Goethes „Die Leiden des jungen Werther“ kann man getrost einen Klassiker der Literaturgeschichte nennen. Sein Thema, die Liebe, wird immer aktuell und hoffentlich nicht vergänglich sein. Obwohl die Naturbetrachtungen Werthers sehr langwierig und mitunter schleppend sind, ist das Buch eine interessante Lektüre für Jung und Alt, und die Naturbetrachtungen des jungen Werther öffnen die Augen für die Dinge des Alltags, die nur noch selten wahrgenommen werden. Es ist ein Appell an Leidenschaft, Natur, an die Liebe und an das Gefühl, um diese vier Dinge wieder über Anstand und Materialismus zu stellen.

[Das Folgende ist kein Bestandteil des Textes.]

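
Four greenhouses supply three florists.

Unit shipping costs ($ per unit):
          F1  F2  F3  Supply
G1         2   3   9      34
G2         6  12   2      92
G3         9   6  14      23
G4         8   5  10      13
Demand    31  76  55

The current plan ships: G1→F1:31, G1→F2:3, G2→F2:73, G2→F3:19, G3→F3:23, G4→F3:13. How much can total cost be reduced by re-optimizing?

764

Current plan cost = 31·2 + 3·3 + 73·12 + 19·2 + 23·14 + 13·10 = $1437.
Optimal plan:
  G1->F2: 34 × $3 = $102
  G2->F1: 31 × $6 = $186
  G2->F2: 6 × $12 = $72
  G2->F3: 55 × $2 = $110
  G3->F2: 23 × $6 = $138
  G4->F2: 13 × $5 = $65
Optimal cost = $673.
Saving = 1437 − 673 = $764.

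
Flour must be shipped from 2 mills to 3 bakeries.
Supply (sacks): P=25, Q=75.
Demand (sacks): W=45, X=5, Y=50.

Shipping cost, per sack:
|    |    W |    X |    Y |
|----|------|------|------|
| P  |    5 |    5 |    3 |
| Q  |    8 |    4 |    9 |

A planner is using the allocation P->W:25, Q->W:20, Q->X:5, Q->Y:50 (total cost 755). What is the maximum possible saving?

75

Current plan cost = 25·5 + 20·8 + 5·4 + 50·9 = 755.
Optimal plan:
  P–Y: 25 × 3 = 75
  Q–W: 45 × 8 = 360
  Q–X: 5 × 4 = 20
  Q–Y: 25 × 9 = 225
Optimal cost = 680.
Saving = 755 − 680 = 75.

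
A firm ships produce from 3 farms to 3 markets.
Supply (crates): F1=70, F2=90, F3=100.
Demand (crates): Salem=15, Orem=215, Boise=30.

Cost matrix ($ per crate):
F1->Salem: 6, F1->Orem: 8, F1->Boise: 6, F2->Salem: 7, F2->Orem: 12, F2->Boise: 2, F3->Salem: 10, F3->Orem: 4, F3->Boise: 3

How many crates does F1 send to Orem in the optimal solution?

Solving gives:
  F1–Orem: 70 × $8 = $560
  F2–Salem: 15 × $7 = $105
  F2–Orem: 45 × $12 = $540
  F2–Boise: 30 × $2 = $60
  F3–Orem: 100 × $4 = $400
Total cost = $1665.
So F1→Orem carries 70 crates.

70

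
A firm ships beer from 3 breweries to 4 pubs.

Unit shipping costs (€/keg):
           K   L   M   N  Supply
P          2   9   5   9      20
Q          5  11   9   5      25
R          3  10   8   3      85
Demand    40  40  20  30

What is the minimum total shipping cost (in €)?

735

A cheapest plan:
  P->M: 20 × €5 = €100
  Q->L: 25 × €11 = €275
  R->K: 40 × €3 = €120
  R->L: 15 × €10 = €150
  R->N: 30 × €3 = €90
Total = 100 + 275 + 120 + 150 + 90 = €735.
(Supply check: P ships 20; Q ships 25; R ships 85.)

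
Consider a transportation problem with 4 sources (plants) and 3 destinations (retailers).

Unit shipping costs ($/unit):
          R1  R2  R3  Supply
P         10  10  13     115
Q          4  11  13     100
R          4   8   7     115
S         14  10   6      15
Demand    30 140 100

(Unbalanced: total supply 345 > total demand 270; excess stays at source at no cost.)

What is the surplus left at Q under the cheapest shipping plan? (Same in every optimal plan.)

70

Minimum-cost shipments:
  P to R2: 110 × $10 = $1100
  Q to R1: 30 × $4 = $120
  R to R2: 30 × $8 = $240
  R to R3: 85 × $7 = $595
  S to R3: 15 × $6 = $90
Total cost = $2145.
Q ships 30 of its 100, leaving 70.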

Natürlich übertreibt der Titelheld Werther im Roman mit seinem kläglichen Selbstmord, denn durch seine Jugend hätte er bestimmt in seinem Leben noch mehr Frauen kennengelernt, deren Wesen ebenso liebenswürdig gewesen wäre wie Lotte es war. Auch der Bezug des Buches zu der ersten Preisschrift des Schweizer Philosophen, Schriftstellers und Musikers Jean-Jacques Rousseau ist ein interessanter Aspekt des Romans. Das Buch gewinnt dadurch an Aussage, es scheint fast, als wolle Goethe damit die Botschaft Rousseaus seinem Publikum verkünden und damit zu „Sturm und Drang“ auffordern, um das Leben ohne die starren Regeln der Gesellschaft zügelloser und ausgelassener zu genießen. Goethes Werk „Die Leiden des jungen Werther“ rebelliert mit einer großen Portion Ironie gegen Adelsstand und Falschheit, das tragische Ende des Werther lässt aber auch einige Fragen offen.
Ein weiteres, sehr erhellendes Thema wäre ein Vergleich zwischen dem „Werther“ und Rousseaus „Neuer Heloise“, auf das hier aus Zeitgründen nicht eingegangen werden kann.